Lahore, March 30: The Human Rights Commission of Pakistan (HRCP) has expressed concern at registration of cases in the Khanewal district against hundreds of tenants under the Anti-Terrorism Act. The tenants had participated in a march to Lahore on Monday to press for their demand for ownership rights of the land that they had been cultivating for decades.

In a statement issued on Wednesday, the Commission said that while the administration had largely refrained from using force to prevent the tenants’ march elsewhere in Punjab, tenants in the Khanewal district were baton-charged by the police and faced tear gas shelling and detention during their efforts to march to Lahore and hundreds were booked under the Anti-Terrorism Act. HRCP said that it was not in a position to determine what cause, if any, the tenants had given for the use of force by a police contingent blocking a key highway in Khanewal. However, the commission acknowledged that at least some policemen were also injured in addition to the scores of tenants, including women and children, injured when police beat the marchers with batons and used tear-gas shells to disperse them.

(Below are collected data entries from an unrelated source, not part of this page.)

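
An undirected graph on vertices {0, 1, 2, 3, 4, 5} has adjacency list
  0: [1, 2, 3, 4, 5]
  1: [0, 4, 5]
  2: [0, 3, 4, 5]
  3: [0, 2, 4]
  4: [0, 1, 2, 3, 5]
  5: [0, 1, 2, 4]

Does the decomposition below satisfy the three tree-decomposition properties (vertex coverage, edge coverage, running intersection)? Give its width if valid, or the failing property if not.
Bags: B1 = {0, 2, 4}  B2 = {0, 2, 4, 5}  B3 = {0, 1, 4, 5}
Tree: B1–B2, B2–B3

A tree decomposition must satisfy three properties: every vertex lies in some bag; for every edge, both endpoints lie together in some bag; and for every vertex, the bags containing it form a connected subtree. Here vertex 3 appears in no bag, so the decomposition is invalid.

No — vertex 3 appears in no bag.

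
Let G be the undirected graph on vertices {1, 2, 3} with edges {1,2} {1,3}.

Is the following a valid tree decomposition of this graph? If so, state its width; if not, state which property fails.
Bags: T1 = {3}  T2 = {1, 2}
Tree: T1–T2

No — edge (1,3) lies in no bag.

A tree decomposition must satisfy three properties: every vertex lies in some bag; for every edge, both endpoints lie together in some bag; and for every vertex, the bags containing it form a connected subtree. Here edge (1,3) lies in no bag, so the decomposition is invalid.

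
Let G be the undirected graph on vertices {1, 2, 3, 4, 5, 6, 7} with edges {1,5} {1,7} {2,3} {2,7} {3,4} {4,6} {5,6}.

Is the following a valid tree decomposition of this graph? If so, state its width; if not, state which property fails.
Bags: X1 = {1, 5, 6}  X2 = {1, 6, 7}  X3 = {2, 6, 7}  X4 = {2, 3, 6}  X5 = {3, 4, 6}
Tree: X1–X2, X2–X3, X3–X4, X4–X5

Checking the three conditions: (i) the bags cover all of {1, 2, 3, 4, 5, 6, 7}; (ii) for each edge, some bag contains both endpoints; (iii) the bags containing any fixed vertex form a subtree. All hold, so the decomposition is valid with width 3 − 1 = 2.

Yes; width 2.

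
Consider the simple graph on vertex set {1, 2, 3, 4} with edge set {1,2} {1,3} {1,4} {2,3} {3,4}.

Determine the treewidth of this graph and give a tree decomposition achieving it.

The largest bag has 3 vertices, giving width 2; this decomposition certifies tw(G) ≤ 2. Conversely, {1, 2, 3} is a clique of size 3, and the vertices of any clique must share a bag in every tree decomposition; so some bag has ≥ 3 vertices and tw(G) ≥ 2. The upper and lower bounds meet at 2, so that is the treewidth.

Treewidth 2.
Bags: B1 = {1, 2, 3}  B2 = {1, 3, 4}
Tree: B1–B2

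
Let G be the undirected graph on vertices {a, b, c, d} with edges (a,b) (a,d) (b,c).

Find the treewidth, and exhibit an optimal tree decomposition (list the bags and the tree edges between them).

Every bag has size at most 2, so the width is 2 − 1 = 1 and tw(G) ≤ 1. G has an edge, so its treewidth is at least 1. The upper and lower bounds meet at 1, so that is the treewidth.

Treewidth 1.
One such decomposition:
Bags: B1 = {a, b}  B2 = {b, c}  B3 = {a, d}
Tree: B1–B2, B1–B3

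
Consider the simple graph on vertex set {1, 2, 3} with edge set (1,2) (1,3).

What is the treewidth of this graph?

1

A width-1 tree decomposition is:
Bags: B1 = {1, 2}  B2 = {1, 3}
Tree: B1–B2
The largest bag has 2 vertices, giving width 1; this decomposition certifies tw(G) ≤ 1. Any graph with an edge has treewidth ≥ 1, and G has the edge 2–1. The upper and lower bounds meet at 1, so that is the treewidth.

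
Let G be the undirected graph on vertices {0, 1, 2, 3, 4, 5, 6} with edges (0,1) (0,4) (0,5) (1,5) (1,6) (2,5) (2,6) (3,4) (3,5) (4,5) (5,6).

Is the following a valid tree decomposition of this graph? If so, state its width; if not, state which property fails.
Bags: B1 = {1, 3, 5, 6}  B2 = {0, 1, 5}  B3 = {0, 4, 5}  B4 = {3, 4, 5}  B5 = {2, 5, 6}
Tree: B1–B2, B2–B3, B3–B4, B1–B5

No — bags containing vertex 3 are not connected in the tree.

A tree decomposition must satisfy three properties: every vertex lies in some bag; for every edge, both endpoints lie together in some bag; and for every vertex, the bags containing it form a connected subtree. Here bags containing vertex 3 are not connected in the tree, so the decomposition is invalid.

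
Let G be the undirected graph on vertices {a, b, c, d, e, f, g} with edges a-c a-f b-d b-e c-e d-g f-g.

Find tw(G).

2

A width-2 tree decomposition is:
Bags: B1 = {a, c, f}  B2 = {c, f, g}  B3 = {c, d, g}  B4 = {b, c, d}  B5 = {b, c, e}
Tree: B1–B2, B2–B3, B3–B4, B4–B5
Each bag holds 3 vertices, so the decomposition has width 2, which upper-bounds the treewidth. Since c–a–f–g–d–b–e–c is a cycle in G, G is not acyclic. Forests are exactly the graphs of treewidth ≤ 1, so tw(G) ≥ 2. Combining the bounds, tw(G) = 2.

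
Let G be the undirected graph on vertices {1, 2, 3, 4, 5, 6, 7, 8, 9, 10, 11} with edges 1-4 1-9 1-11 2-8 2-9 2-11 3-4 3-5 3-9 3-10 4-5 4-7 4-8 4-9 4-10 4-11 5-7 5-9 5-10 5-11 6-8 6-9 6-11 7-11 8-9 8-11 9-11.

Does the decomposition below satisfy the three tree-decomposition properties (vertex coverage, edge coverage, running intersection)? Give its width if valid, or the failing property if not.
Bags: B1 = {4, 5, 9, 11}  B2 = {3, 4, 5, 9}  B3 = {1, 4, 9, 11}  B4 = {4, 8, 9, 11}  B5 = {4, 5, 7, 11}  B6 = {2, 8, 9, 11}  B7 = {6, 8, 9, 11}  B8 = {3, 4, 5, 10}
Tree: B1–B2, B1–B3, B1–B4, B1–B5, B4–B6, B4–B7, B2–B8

Every vertex of G appears in some bag (union = {1, 2, 3, 4, 5, 6, 7, 8, 9, 10, 11}); every edge is covered by a bag; and for each vertex v the set of bags containing v is connected in the bag tree. The decomposition is therefore valid. The largest bag has 4 vertices, so the width is 3.

Yes; width 3.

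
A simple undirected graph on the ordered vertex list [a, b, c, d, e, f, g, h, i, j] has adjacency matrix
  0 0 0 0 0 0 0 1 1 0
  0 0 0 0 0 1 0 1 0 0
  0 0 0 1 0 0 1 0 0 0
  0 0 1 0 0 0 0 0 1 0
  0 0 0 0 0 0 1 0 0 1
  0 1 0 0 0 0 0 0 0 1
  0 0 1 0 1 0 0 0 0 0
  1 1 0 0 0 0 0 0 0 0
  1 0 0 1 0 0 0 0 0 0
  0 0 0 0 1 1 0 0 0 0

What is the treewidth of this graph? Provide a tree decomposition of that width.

Treewidth 2.
Bags: B1 = {c, d, i}  B2 = {a, c, i}  B3 = {a, c, h}  B4 = {b, c, h}  B5 = {b, c, f}  B6 = {c, f, j}  B7 = {c, e, j}  B8 = {c, e, g}
Tree: B1–B2, B2–B3, B3–B4, B4–B5, B5–B6, B6–B7, B7–B8

The largest bag has 3 vertices, giving width 2; this decomposition certifies tw(G) ≤ 2. Since c–d–i–a–h–b–f–j–e–g–c is a cycle in G, G is not acyclic. Forests are exactly the graphs of treewidth ≤ 1, so tw(G) ≥ 2. The upper and lower bounds meet at 2, so that is the treewidth.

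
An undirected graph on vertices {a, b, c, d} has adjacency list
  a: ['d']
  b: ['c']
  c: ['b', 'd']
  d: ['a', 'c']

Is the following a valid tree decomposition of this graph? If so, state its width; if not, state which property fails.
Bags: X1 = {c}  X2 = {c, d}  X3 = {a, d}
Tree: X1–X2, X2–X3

A tree decomposition must satisfy three properties: every vertex lies in some bag; for every edge, both endpoints lie together in some bag; and for every vertex, the bags containing it form a connected subtree. Here vertex b appears in no bag, so the decomposition is invalid.

No — vertex b appears in no bag.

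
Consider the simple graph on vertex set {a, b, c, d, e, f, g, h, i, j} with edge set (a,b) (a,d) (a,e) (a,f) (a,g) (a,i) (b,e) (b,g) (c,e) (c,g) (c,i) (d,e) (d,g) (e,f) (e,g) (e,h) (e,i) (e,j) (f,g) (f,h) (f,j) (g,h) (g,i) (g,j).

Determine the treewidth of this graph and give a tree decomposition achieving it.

The largest bag has 4 vertices, giving width 3; this decomposition certifies tw(G) ≤ 3. On the other hand G contains the 4-clique {e, f, g, j}. A clique must lie in a single bag of any decomposition, so no decomposition can have width below 3. The upper and lower bounds meet at 3, so that is the treewidth.

Treewidth 3.
Bags: B1 = {a, e, g, i}  B2 = {c, e, g, i}  B3 = {a, e, f, g}  B4 = {e, f, g, j}  B5 = {a, d, e, g}  B6 = {a, b, e, g}  B7 = {e, f, g, h}
Tree: B1–B2, B1–B3, B3–B4, B3–B5, B1–B6, B4–B7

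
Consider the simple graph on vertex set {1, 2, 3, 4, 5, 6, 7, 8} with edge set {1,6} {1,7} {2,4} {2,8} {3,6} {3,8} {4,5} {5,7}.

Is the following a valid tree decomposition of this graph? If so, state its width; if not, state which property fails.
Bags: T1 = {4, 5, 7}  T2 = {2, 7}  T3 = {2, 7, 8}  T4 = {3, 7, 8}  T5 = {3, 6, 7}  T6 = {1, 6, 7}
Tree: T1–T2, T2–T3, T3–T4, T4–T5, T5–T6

No — edge (4,2) lies in no bag.

A tree decomposition must satisfy three properties: every vertex lies in some bag; for every edge, both endpoints lie together in some bag; and for every vertex, the bags containing it form a connected subtree. Here edge (4,2) lies in no bag, so the decomposition is invalid.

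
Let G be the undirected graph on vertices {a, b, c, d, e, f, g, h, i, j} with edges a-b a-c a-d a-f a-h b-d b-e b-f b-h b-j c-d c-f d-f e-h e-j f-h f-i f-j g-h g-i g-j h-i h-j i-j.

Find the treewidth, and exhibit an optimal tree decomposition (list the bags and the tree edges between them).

The largest bag has 4 vertices, giving width 3; this decomposition certifies tw(G) ≤ 3. For the lower bound, the 4 vertices {g, h, i, j} are pairwise adjacent, and any tree decomposition puts a clique entirely inside one bag — forcing width ≥ 3. Therefore the treewidth is 3.

Treewidth 3.
One optimal decomposition is:
Bags: B1 = {b, f, h, j}  B2 = {a, b, f, h}  B3 = {a, b, d, f}  B4 = {a, c, d, f}  B5 = {f, h, i, j}  B6 = {b, e, h, j}  B7 = {g, h, i, j}
Tree: B1–B2, B2–B3, B3–B4, B1–B5, B1–B6, B5–B7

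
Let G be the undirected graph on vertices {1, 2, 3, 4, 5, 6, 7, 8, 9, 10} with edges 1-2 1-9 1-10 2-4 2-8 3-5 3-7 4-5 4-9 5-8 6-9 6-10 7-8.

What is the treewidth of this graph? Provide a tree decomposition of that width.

Each bag holds 3 vertices, so the decomposition has width 2, which upper-bounds the treewidth. The edges 7–3–5–8–7 form a cycle, so G is not a tree and its treewidth is at least 2. The upper and lower bounds meet at 2, so that is the treewidth.

Treewidth 2.
Bags: B1 = {3, 7, 8}  B2 = {3, 5, 8}  B3 = {2, 5, 8}  B4 = {2, 4, 5}  B5 = {1, 2, 4}  B6 = {1, 4, 9}  B7 = {1, 9, 10}  B8 = {6, 9, 10}
Tree: B1–B2, B2–B3, B3–B4, B4–B5, B5–B6, B6–B7, B7–B8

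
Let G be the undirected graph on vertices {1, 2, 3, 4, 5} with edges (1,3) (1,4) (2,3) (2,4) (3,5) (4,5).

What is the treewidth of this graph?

2

A width-2 tree decomposition is:
Bags: B1 = {2, 3, 4}  B2 = {1, 3, 4}  B3 = {3, 4, 5}
Tree: B1–B2, B2–B3
Each bag holds 3 vertices, so the decomposition has width 2, which upper-bounds the treewidth. Since 2–4–1–3–2 is a cycle in G, G is not acyclic. Forests are exactly the graphs of treewidth ≤ 1, so tw(G) ≥ 2. The upper and lower bounds meet at 2, so that is the treewidth.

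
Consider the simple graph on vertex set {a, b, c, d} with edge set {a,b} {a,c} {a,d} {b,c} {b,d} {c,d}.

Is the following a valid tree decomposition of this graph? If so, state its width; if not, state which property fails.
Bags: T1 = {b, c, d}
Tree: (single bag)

A tree decomposition must satisfy three properties: every vertex lies in some bag; for every edge, both endpoints lie together in some bag; and for every vertex, the bags containing it form a connected subtree. Here vertex a appears in no bag, so the decomposition is invalid.

No — vertex a appears in no bag.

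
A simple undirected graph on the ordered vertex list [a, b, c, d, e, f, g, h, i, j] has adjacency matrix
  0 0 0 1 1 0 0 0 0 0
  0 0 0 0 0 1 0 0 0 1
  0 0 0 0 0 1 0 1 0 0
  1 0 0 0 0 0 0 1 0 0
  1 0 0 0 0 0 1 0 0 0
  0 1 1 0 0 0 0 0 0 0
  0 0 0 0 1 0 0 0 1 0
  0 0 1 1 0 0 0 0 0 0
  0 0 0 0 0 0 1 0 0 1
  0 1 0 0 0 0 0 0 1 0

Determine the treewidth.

2

A width-2 tree decomposition is:
Bags: B1 = {b, f, j}  B2 = {c, f, j}  B3 = {c, h, j}  B4 = {d, h, j}  B5 = {a, d, j}  B6 = {a, e, j}  B7 = {e, g, j}  B8 = {g, i, j}
Tree: B1–B2, B2–B3, B3–B4, B4–B5, B5–B6, B6–B7, B7–B8
The largest bag has 3 vertices, giving width 2; this decomposition certifies tw(G) ≤ 2. The edges j–b–f–c–h–d–a–e–g–i–j form a cycle, so G is not a tree and its treewidth is at least 2. The upper and lower bounds meet at 2, so that is the treewidth.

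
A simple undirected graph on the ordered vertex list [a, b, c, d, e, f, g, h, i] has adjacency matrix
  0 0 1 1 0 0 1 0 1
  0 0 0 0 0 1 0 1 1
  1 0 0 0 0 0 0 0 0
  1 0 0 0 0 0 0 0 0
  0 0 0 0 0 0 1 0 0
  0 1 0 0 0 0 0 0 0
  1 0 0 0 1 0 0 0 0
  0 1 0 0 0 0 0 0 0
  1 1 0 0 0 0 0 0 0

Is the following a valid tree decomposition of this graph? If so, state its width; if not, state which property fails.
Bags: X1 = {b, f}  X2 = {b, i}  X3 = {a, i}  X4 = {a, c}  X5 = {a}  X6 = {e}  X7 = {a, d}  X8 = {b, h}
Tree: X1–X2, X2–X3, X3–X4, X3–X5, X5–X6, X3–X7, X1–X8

No — vertex g appears in no bag.

A tree decomposition must satisfy three properties: every vertex lies in some bag; for every edge, both endpoints lie together in some bag; and for every vertex, the bags containing it form a connected subtree. Here vertex g appears in no bag, so the decomposition is invalid.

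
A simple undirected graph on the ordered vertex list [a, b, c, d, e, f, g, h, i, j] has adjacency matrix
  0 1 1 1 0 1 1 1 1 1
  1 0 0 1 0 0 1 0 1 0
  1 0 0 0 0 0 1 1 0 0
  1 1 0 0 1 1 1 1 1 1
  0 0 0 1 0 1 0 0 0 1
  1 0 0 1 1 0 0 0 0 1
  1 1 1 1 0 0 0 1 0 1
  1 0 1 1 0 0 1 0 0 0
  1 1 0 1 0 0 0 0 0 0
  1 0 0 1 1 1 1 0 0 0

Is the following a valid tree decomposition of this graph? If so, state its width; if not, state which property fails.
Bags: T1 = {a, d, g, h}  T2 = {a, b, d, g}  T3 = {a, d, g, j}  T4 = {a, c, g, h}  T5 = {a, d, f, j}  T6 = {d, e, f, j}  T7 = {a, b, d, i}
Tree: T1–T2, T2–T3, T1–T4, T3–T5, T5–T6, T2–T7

Yes; width 3.

Vertex coverage: the bags together contain {a, b, c, d, e, f, g, h, i, j}, the full vertex set. Edge coverage: each edge of G has both endpoints in at least one bag. Running intersection: for every vertex, the bags containing it form a connected subtree. All three properties hold, so this is a valid tree decomposition of width max|bag| − 1 = 3, and hence tw(G) ≤ 3.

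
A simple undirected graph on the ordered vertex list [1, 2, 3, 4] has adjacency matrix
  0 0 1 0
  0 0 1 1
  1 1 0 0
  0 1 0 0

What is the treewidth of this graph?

A width-1 tree decomposition is:
Bags: B1 = {2, 4}  B2 = {2, 3}  B3 = {1, 3}
Tree: B1–B2, B2–B3
The largest bag has 2 vertices, giving width 1; this decomposition certifies tw(G) ≤ 1. G has an edge, so its treewidth is at least 1. Combining the bounds, tw(G) = 1.

1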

HRCP said that such use of force against unarmed tenants was uncalled for when the police had already blocked the road by placing containers on it. HRCP expressed serious concern that since the police action in Khanewal on Monday scores of marchers remained unaccounted for until Wednesday. These included women and children. Scores of motorbikes and other vehicles used by the marchers travelling to Lahore were also damaged in the police action or were in police custody. HRCP expressed concern at the use of force to prevent the tenants from marching peacefully to press for their legitimate demands and said that registration of cases under the anti-terrorism law was utterly unwarranted. HRCP demanded that the authorities must immediately acknowledge detention of every tenant in custody, inform the family and the tenants’ organisations about the place of their detention and produce them in court at the earliest if there were any charges against them. All other tenants must be released forthwith, HRCP demanded. The commission also noted that the police had established checkpoints outside villages of tenants and emphasised that the authorities should listen to the tenants’ demands and must desist from harassing them.